Page 1 of 1
					
				Automatic cropping of scanned pages
				Posted: Sat Nov 19, 2016 3:15 pm
				by Daguerre
				I am attempting to automatically crop the text from scanned book pages. The files are jpegs. My procedure is to first straighten the pages with Auto de-skew in XnView, which works perfectly. I then use XnConvert to lightly crop the borders to square up the pages. I then apply Automatic cropping in XnConvert. This is where the problem is: the results are varied. Sometimes all 4 sides are cropped to give a perfect result, but sometimes only three, two, one or none of the borders are cropped. Is there any way of solving this problem or am I trying to push XnConvert beyond its design limits?
			 
			
					
				Re: Automatic cropping of scanned pages
				Posted: Sat Nov 19, 2016 3:41 pm
				by cday
				Daguerre wrote:I am attempting to automatically crop the text from scanned book pages. The files are jpegs. My procedure is to first straighten the pages with Auto de-skew in XnView, which works perfectly. I then use XnConvert to lightly crop the borders to square up the pages. I then apply Automatic cropping in XnConvert. This is where the problem is: the results are varied. Sometimes all 4 sides are cropped to give a perfect result, but sometimes only three, two, one or none of the borders are cropped. Is there any way of solving this problem or am I trying to push XnConvert beyond its design limits?
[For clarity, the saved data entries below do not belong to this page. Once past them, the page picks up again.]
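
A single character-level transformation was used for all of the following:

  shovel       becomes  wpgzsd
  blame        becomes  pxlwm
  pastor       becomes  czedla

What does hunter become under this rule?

cpeyfs

Read the word backwards and shift each letter +11.
For hunter: reverse → retnuh; then shift: r+11=c, e+11=p, t+11=e, n+11=y, u+11=f, h+11=s.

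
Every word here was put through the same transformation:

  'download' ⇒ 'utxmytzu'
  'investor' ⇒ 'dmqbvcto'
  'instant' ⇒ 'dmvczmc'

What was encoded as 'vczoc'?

Each letter's alphabet position (a=0..z=25) is mapped through 7·x+25 mod 26 — an affine cipher.
Reversing it on vczoc: v(21)→15·(21−25)≡18=s; c(2)→15·(2−25)≡19=t; z(25)→15·(25−25)≡0=a; o(14)→15·(14−25)≡17=r; c(2)→15·(2−25)≡19=t (all mod 26).

start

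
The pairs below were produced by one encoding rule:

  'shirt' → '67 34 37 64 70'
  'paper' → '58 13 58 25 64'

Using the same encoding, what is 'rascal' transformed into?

64 13 67 19 13 46

s(#19)→67 and h(#8)→34: differences scale by 3, so n = 3·pos + 10. Each letter becomes 3×(its alphabet position, a=1..z=26) + 10.
For rascal: r=18→64, a=1→13, s=19→67, c=3→19, a=1→13, l=12→46.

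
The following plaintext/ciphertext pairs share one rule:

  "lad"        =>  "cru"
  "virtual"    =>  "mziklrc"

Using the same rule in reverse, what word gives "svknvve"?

between

Each letter is shifted forward by 17 in the alphabet (a Caesar shift of +17).
Decoding svknvve: s−17=b, v−17=e, k−17=t, n−17=w, v−17=e, v−17=e, e−17=n.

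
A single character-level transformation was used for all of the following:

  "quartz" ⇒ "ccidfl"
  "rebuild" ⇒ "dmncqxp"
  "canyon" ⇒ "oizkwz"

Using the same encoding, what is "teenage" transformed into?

fmmzism

The shift depends on letter class: consonant q→c is +12, but vowel u→c is +8. Two shifts are in play — +8 for a/e/i/o/u, +12 for every other letter.
Applying it to teenage: t(cons)+12=f, e(vowel)+8=m, e(vowel)+8=m, n(cons)+12=z, a(vowel)+8=i, g(cons)+12=s, e(vowel)+8=m.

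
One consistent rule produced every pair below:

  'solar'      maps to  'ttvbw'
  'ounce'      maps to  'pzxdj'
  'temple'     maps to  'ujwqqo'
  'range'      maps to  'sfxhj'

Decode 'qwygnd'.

profit

A repeating key of period 3 is used — shifts +1, +5, +10 over and over.
Reversing it on qwygnd: q−1=p, w−5=r, y−10=o, g−1=f, n−5=i, d−10=t.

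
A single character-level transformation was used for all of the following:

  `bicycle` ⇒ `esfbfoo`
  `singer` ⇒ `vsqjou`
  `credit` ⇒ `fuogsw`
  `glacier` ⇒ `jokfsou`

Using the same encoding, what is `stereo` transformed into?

The shift depends on letter class: consonant b→e is +3, but vowel i→s is +10. The rule splits by letter class: vowels +10, consonants +3.
For stereo: s(cons)+3=v, t(cons)+3=w, e(vowel)+10=o, r(cons)+3=u, e(vowel)+10=o, o(vowel)+10=y.

vwouoy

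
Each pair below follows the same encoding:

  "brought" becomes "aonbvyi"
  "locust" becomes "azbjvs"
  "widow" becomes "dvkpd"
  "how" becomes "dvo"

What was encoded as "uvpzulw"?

pension

The output letters match the input read backwards, each shifted +7: brought reversed is thguorb. Two steps: reverse the string, then apply a Caesar shift of +7.
Undoing it on uvpzulw: shift back: u−7=n, v−7=o, p−7=i, z−7=s, u−7=n, l−7=e, w−7=p → noisnep; then reverse → pension.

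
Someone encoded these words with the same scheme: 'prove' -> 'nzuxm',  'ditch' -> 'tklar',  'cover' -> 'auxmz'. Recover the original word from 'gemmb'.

p(15)→n(13) and r(17)→z(25) fit y≡19x+14 (mod 26); the inverse of 19 mod 26 is 11. Treating letters as 0–25, the rule is x ↦ 19x + 14 (mod 26).
Undoing it on gemmb: g(6)→11·(6−14)≡16=q; e(4)→11·(4−14)≡20=u; m(12)→11·(12−14)≡4=e; m(12)→11·(12−14)≡4=e; b(1)→11·(1−14)≡13=n (all mod 26).

queen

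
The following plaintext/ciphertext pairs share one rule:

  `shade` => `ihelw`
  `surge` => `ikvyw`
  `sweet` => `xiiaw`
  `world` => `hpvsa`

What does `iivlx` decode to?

The output letters match the input read backwards, each shifted +4: shade reversed is edahs. Two steps: reverse the string, then apply a Caesar shift of +4.
Undoing it on iivlx: shift back: i−4=e, i−4=e, v−4=r, l−4=h, x−4=t → eerht; then reverse → three.

three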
A practical limitation of automatic crop functions is that they generally crop to the first dark pixel in from each edge, so that even a small dark mark in a scan determines the crop for that border.
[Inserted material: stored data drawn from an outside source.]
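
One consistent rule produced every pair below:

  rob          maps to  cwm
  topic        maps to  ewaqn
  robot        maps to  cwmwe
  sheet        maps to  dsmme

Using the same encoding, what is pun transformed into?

acy

The shift depends on letter class: consonant r→c is +11, but vowel o→w is +8. Two shifts are in play — +8 for a/e/i/o/u, +11 for every other letter.
On pun: p(cons)+11=a, u(vowel)+8=c, n(cons)+11=y.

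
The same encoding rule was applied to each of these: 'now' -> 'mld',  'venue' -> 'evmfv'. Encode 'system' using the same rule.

hbhgvn

Each pair mirrors across the alphabet (n↔m, o↔l, w↔d): positions sum to 25. Letters are reflected about the middle of the alphabet (position → 25−position): Atbash.
Applying it to system: s↔h, y↔b, s↔h, t↔g, e↔v, m↔n.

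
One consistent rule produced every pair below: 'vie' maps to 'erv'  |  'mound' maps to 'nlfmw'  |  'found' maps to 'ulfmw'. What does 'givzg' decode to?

Each pair mirrors across the alphabet (v↔e, i↔r, e↔v): positions sum to 25. This is the alphabet-reversal cipher (Atbash): a becomes z, b becomes y, etc.
Decoding givzg: g↔t, i↔r, v↔e, z↔a, g↔t.

treat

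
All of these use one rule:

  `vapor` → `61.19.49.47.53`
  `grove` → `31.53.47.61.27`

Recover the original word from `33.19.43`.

ham

With a=1..z=26, the number is 2·pos + 17.
Decoding 33.19.43: 33→(33−17)÷2=8=h, 19→(19−17)÷2=1=a, 43→(43−17)÷2=13=m.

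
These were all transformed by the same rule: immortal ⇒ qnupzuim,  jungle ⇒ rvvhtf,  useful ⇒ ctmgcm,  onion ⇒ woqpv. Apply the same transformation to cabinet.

A repeating key of period 2 is used — shifts +8, +1 over and over.
Applying it to cabinet: c+8=k, a+1=b, b+8=j, i+1=j, n+8=v, e+1=f, t+8=b.

kbjjvfb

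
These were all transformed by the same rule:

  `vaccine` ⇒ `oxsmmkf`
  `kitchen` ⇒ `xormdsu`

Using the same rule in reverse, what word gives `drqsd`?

The output letters match the input read backwards, each shifted +10: vaccine reversed is eniccav. The word is reversed, then every letter is shifted forward by 10.
Undoing it on drqsd: shift back: d−10=t, r−10=h, q−10=g, s−10=i, d−10=t → thgit; then reverse → tight.

tight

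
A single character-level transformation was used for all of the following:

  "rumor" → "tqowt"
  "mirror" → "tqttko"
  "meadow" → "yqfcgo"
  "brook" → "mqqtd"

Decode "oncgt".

The output letters match the input read backwards, each shifted +2: rumor reversed is romur. The word is reversed, then every letter is shifted forward by 2.
Decoding oncgt: shift back: o−2=m, n−2=l, c−2=a, g−2=e, t−2=r → mlaer; then reverse → realm.

realm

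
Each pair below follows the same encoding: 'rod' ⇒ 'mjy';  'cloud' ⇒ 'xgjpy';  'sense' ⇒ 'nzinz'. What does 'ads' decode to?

Compare letters: r→m is +21, o→j is +21, d→y is +21 — a constant shift. Every letter moves 21 places later in the alphabet, wrapping around z→a.
Undoing it on ads: a−21=f, d−21=i, s−21=x.

fix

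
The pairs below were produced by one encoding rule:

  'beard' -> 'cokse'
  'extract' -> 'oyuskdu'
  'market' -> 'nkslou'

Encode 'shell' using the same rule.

tiomm

The shift depends on letter class: consonant b→c is +1, but vowel e→o is +10. The rule splits by letter class: vowels +10, consonants +1.
Applying it to shell: s(cons)+1=t, h(cons)+1=i, e(vowel)+10=o, l(cons)+1=m, l(cons)+1=m.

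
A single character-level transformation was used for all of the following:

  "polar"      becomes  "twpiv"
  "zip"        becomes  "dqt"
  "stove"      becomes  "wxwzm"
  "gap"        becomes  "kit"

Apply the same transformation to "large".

The shift depends on letter class: consonant p→t is +4, but vowel o→w is +8. Two shifts are in play — +8 for a/e/i/o/u, +4 for every other letter.
Applying it to large: l(cons)+4=p, a(vowel)+8=i, r(cons)+4=v, g(cons)+4=k, e(vowel)+8=m.

pivkm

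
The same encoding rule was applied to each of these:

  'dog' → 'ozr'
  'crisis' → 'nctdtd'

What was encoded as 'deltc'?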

If you haven't done so already, you might try adjusting the background 'color' and 'tolerance' parameters to crop more aggressively...
If you're seriously into book scanning, you might find this site 
www.diybookscanner.org of interest if you aren't already aware of it.
 
			
					
				Re: Automatic cropping of scanned pages
				Posted: Sat Nov 19, 2016 5:20 pm
				by Daguerre
				Many thanks. Yes, increasing the tolerance to 200 (I left the colour at white) seems to solve the problem. As I'm scanning one page at a time on a platen this 'first dark pixel' could be a possible problem as there are occasional small bits of dirt on the platen. Although I suppose it would be fail-safe  in that you would only lose the cropping action, the text still being there.
I can now move on to finding a suitable dimensions for recanvassing in order to put some beautifully proportioned white margins back on the pages. 
 
And thanks for the link - I'll have a look. I'm not a serious book scanner, it's just that I'm making a semi-serious effort to reduce the number of books I have cluttering up the house.